I could use a couple guys to fill out the crew for the upcoming season. Military pcs and such have depleted the crew. If this is for you, let me know....

We usually(9 out of 10 trips)leave from FWB.
You'll need to help out with gas and such. You'll know how much in advance. Usually around $40-50. 
You'll have at least 4-5 days heads up on when we plan on going out. 
You'll need to help with clean up. 
We fish all over the place. Majority is offshore. 
If you dive thats a bonus. 

Sound good? Hit me up. 

We like to go out and have a good time and enjoy our little slice of paradise.

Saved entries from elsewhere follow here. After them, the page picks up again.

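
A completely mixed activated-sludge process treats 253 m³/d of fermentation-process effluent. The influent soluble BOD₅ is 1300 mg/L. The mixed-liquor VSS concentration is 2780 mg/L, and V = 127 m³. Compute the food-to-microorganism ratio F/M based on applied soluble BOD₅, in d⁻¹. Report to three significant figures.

F/M ≈ 0.932 d⁻¹

F/M = Q·S₀ / (V·X) = 253 × 1300 / (127.0 × 2780) = 0.9316 g soluble BOD₅·(g VSS·d)⁻¹.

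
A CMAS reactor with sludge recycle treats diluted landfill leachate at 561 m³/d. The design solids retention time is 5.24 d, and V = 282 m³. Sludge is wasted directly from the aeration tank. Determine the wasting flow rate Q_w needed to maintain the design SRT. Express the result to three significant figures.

Wasting from the aeration tank: Q_w = V / θ_c = 282.0 / 5.24 = 53.82 m³/d.

Q_w ≈ 53.8 m³/d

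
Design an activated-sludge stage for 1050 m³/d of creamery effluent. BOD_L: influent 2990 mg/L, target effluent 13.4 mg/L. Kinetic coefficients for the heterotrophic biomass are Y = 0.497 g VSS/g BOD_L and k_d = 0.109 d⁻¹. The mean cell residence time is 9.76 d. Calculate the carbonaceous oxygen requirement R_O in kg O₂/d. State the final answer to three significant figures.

R_O ≈ 2060 kg O₂/d

Observed yield with endogenous decay: Y_obs = Y / (1 + k_d·θ_c) = 0.497 / (1 + 0.109 × 9.76) = 0.497 / 2.064 = 0.2408 g VSS/g BOD_L.
Substrate removed = Q·(S₀ − S) = 1050 m³/d × (2990 − 13.4) g/m³ = 3.13×10^6 g/d = 3125 kg/d.
Net sludge production P_X = 0.2408 × 3125 = 752.6 kg VSS/d.
R_O = Q·ΔS − 1.42 P_X = 3125 − 1069 = 2057 kg O₂/d.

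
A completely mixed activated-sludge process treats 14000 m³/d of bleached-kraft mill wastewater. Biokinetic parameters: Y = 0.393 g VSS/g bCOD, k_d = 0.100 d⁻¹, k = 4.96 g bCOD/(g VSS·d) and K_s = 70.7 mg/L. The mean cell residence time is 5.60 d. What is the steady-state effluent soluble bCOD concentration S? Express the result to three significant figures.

From the Monod/SRT balance for a CMAS, S = K_s·(1+k_d θ_c)/[θ_c·(Y k − k_d) − 1] = 70.7 × (1 + 0.100 × 5.60) / [5.60 × (0.393 × 4.96 − 0.100) − 1] = 110.3 / 9.356 = 11.79 mg/L.

S ≈ 11.8 mg/L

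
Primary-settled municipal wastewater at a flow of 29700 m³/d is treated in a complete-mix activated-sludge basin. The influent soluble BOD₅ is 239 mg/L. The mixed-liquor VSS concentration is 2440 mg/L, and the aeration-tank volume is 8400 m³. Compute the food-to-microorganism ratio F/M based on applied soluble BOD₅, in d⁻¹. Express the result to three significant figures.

F/M ≈ 0.346 d⁻¹

F/M = applied load / biomass = Q·S₀/(V·X) = 29700 × 239 / (8400 × 2440) = 0.3463 d⁻¹.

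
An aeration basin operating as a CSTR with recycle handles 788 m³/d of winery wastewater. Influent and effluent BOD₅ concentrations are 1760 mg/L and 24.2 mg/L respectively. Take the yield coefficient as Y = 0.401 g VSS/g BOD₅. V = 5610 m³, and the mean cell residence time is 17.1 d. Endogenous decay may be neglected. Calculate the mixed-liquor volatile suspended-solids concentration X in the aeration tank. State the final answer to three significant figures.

From V·X = Y·Q·(S₀ − S)·θ_c (decay neglected): X = 0.401 × 788 × (1760 − 24.2) × 17.1 / 5610 = 1672 mg/L.

X ≈ 1670 mg/L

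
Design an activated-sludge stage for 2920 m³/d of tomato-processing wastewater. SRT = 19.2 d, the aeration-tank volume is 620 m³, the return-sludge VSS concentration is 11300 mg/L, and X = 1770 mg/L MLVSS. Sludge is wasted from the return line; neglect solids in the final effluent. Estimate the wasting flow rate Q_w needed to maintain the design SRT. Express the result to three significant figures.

Q_w = (V·X)/(θ_c X_r) = 620.0 × 1770 / (19.2 × 11300) = 5.058 m³/d.

Q_w ≈ 5.06 m³/d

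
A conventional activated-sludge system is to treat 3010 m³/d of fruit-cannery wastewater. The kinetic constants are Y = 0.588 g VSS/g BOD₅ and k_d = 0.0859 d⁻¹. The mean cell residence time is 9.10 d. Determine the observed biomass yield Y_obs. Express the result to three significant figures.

Observed yield with endogenous decay: Y_obs = Y / (1 + k_d·θ_c) = 0.588 / (1 + 0.0859 × 9.10) = 0.588 / 1.782 = 0.3300 g VSS/g BOD₅.

Y_obs ≈ 0.330 g VSS/g BOD₅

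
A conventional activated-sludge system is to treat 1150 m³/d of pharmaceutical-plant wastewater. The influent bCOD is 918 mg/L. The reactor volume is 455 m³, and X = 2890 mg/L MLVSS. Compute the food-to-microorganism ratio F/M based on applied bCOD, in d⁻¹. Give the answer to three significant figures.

Food-to-microorganism ratio F/M = Q S₀ / (V X) = 1150 × 918 / (455.0 × 2890) = 0.8028 d⁻¹.

F/M ≈ 0.803 d⁻¹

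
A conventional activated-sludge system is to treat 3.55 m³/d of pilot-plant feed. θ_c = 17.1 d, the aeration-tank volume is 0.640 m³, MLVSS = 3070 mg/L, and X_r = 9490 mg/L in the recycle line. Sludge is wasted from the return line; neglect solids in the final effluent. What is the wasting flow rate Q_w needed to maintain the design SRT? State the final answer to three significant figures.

Wasting from the return line (neglecting effluent solids): Q_w = V·X / (θ_c·X_r) = 0.6400 × 3070 / (17.1 × 9490) = 0.01211 m³/d.

Q_w ≈ 0.0121 m³/d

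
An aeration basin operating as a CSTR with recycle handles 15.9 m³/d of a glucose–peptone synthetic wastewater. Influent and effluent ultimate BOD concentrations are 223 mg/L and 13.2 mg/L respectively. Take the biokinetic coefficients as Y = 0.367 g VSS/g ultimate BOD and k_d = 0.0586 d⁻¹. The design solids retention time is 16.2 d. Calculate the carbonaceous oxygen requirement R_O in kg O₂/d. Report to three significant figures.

R_O ≈ 2.44 kg O₂/d

Observed yield with endogenous decay: Y_obs = Y / (1 + k_d·θ_c) = 0.367 / (1 + 0.0586 × 16.2) = 0.367 / 1.949 = 0.1883 g VSS/g ultimate BOD.
ΔS = 223 − 13.2 = 209.8 mg/L, so the substrate removal rate is 15.9 × 209.8/1000 = 3.336 kg ultimate BOD/d.
Biomass synthesised: P_X = Y_obs × 3.336 = 0.6280 kg VSS/d.
Carbonaceous O₂ demand = substrate oxidised − cell-mass equivalent = 3.336 − 1.42 × 0.6280 = 2.444 kg O₂/d.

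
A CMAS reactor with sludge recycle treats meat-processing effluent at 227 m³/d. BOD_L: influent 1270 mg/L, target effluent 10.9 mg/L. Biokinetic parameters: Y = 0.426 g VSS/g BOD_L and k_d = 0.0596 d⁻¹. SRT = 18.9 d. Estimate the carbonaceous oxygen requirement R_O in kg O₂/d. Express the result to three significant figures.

R_O ≈ 205 kg O₂/d

Correct the yield for decay: Y_obs = Y/(1 + k_d θ_c) = 0.426 / (1 + 0.0596 × 18.9) = 0.426 / 2.126 = 0.2003.
Substrate removed = Q·(S₀ − S) = 227 m³/d × (1270 − 10.9) g/m³ = 2.86×10^5 g/d = 285.8 kg/d.
Net sludge production P_X = 0.2003 × 285.8 = 57.26 kg VSS/d.
R_O = Q·(S₀ − S) − 1.42·P_X = 285.8 − 1.42 × 57.26 = 204.5 kg O₂/d.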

We usually have a game plan, but from time to time we'll just head out and see what we can get into.


----------



## wackydaddy (Jul 24, 2009)

Hey Ron haven't linked up with you in awhile, I bought a boat and then sold it when I moved. I moved back a few months ago and looking for a ride from time to time. I've got rod and reel for jigging or anything less than, and hopefully getting dive certified in the next month or two.


----------



## kiefersdad (Apr 26, 2013)

*Fishing Trip*

Hello,
If I get a few days notice for a fishing trip I'd be thrilled. Most of the time I go on a day or two notice. I have my own boat but it sure is nice to be able to drive my truck and leave the boat behind and not be the Captain all the time. I'll help with the gas as well as cleaning of fish and boat and not bad with a gaff or a net. I have my own roads and usually plenty of bait. Call anytime. thanks, Mike 850 623 9296


----------



## goheel (Feb 3, 2011)

I'm also interested in going. a newbie but eager to learn.


----------



## AndyS (Nov 22, 2011)

PM sent


----------



## Ron19 (Jan 8, 2009)

Got all the replies fella's. Thanks for the interest. I'll be in touch shortly.


----------



## FishStalker (Jul 7, 2013)

Would be more than interested since I just got here a couple months ago and shouldn't be weaving no time soon!


----------



## yxlr8urlife (Sep 7, 2013)

hello Ron,

I am very interested. I am in Pensacola but willing to go to FWB for a day of fishing. I am a disabled Vet and I do not work, so I have plenty of time. I am new to the area and just picked up fishing, but I am willing to and eager to learn. If you still have room hit me up.

Thanks,
Willie


----------



## Randall2point0 (Feb 11, 2011)

Wirelessly posted

Hey

I have my own gear and I'm willing chip in for fuel, clean fish, and boat. I work m-f so I'm limited to fishing on the weekends. Need that extra body please give me a call. 

850-619-9297


----------



## Catchin Hell (Oct 9, 2007)

Still here anytime Ron...


----------



## Polock21 (Apr 29, 2013)

Ron, I was just talking to a few buddies about trying to link up with someone on the forum to go offshore with. I am experienced with offshore fishing and would love to get back out on the water. I'm military myself along with my friends(up to 3 others or even by myself). I have owned my own boat, can easily back up the trailer, clean the sled, cut bait etc. Send me a PM if interested. Thanks-Ryan


----------